Very simply put, having a hobby is a good thing. If you are good at what you like to do - even better; and if you can make a profession out of what you love doing – just perfect! A sign of changing times is how parents recognize the importance of personal fulfilment and self expression through a hobby and wholeheartedly encourage it. Our own experience and extensive research has proved that hobbies are not only necessary for development of social skills but also mental and intellectual stimulation.
With each hobby being typically individualistic, the resources and guidance required also differs vastly. In sports for example coaching has to be done on the field, with all required infrastructure in place. Dance and music on the other hand, can be taught individually in your own home or in a group a classroom setting. The investment in materials also varies in proportion to the level of expertise you have or may want to achieve. Each activity also has a minimum age limit and different techniques for children at different ages. Keep these points in consideration and ask the right questions when signing your child up for a hobby class, to be able to get the most out of it.
How to encourage a hobby
Some children have hobbies without realizing it - they may enjoy painting, collecting toy models, or imitate teachers and their friends accurately. When children do not voice their interest themselves, parents need to tap into their interests discreetly and subsequently encourage them. But if you find no specific area of interest – leave it at that. Nothing could be more frustrating for a child than being pushed into after-school classes just because other children are going for them.
To help your child choose a hobby for fun, here are a few tips that may help:
1. Don't push your hobbies: Here’s a common mistake we all make – signing up our child for the guitar class WE always wanted to do!

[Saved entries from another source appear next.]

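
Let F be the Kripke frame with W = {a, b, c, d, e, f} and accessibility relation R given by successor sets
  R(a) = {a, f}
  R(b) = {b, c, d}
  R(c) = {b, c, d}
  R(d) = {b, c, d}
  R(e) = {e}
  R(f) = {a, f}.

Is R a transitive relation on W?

Yes

Transitive: yes — every two-step R-path is closed by a direct edge.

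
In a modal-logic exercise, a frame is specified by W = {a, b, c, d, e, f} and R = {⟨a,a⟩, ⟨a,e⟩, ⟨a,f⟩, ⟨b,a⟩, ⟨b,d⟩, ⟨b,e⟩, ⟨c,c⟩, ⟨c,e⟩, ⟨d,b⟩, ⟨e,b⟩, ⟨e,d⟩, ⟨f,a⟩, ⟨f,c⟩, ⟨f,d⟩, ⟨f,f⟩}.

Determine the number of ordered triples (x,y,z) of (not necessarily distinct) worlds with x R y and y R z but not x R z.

Enumerating: (a,e,b), (a,e,d), (a,f,c), (a,f,d), (b,a,f), (b,d,b), (b,e,b), (c,e,b), (c,e,d), (d,b,a), (d,b,d), (d,b,e), (e,b,a), (e,b,e), (f,a,e), (f,c,e), (f,d,b).

17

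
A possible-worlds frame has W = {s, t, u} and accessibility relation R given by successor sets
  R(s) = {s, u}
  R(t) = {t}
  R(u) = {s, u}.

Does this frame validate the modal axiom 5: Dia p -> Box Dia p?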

By all means, make suggestions and give options, but let kids choose their own interests. Don't verbalize your disappointment if they choose something different from what you feel would make a better hobby.
2. Match your child's interests: Show your interest and be supportive of their hobbies. If the hobby calls for coaching, check out the options of classes near you. Sometimes a child may be at a stage where she would like to pursue her interest by herself and may only need some materials to support her for eg, if she likes to cook, buy her a specialty cookbook and shop for interesting ingredients. Or if she enjoys collecting stamps, buy her a philately book to organize the collection.
3.Try something different: Introduce a new hobby as a birthday or festive gift. Sign him up for a trial guitar lesson. Register her for horseback riding. Attend art shows, dance performances or music concerts. In trying something completely different, your child may develop a taste for it or at least learn to be open to new experiences.
4.Share a hobby with them: Take an art or language class as a family. You will not only be spending quality family time doing fun things, you may actually develop an expertise in the activity you took up.
5. Invest to take it higher: If you find your child doing well in the activity of his or her choice, encourage her by purchasing supplies, memberships, or other support materials required to move her to the next higher level. Encourage them to compete, but be careful not to push them in this direction unless they want to do it for themselves.
6.Don’t give up: Hobbies are a great way for kids to learn new things. From kite building to song writing, encourage your children to experiment with a variety of interests until they settle on one they want to explore in greater detail.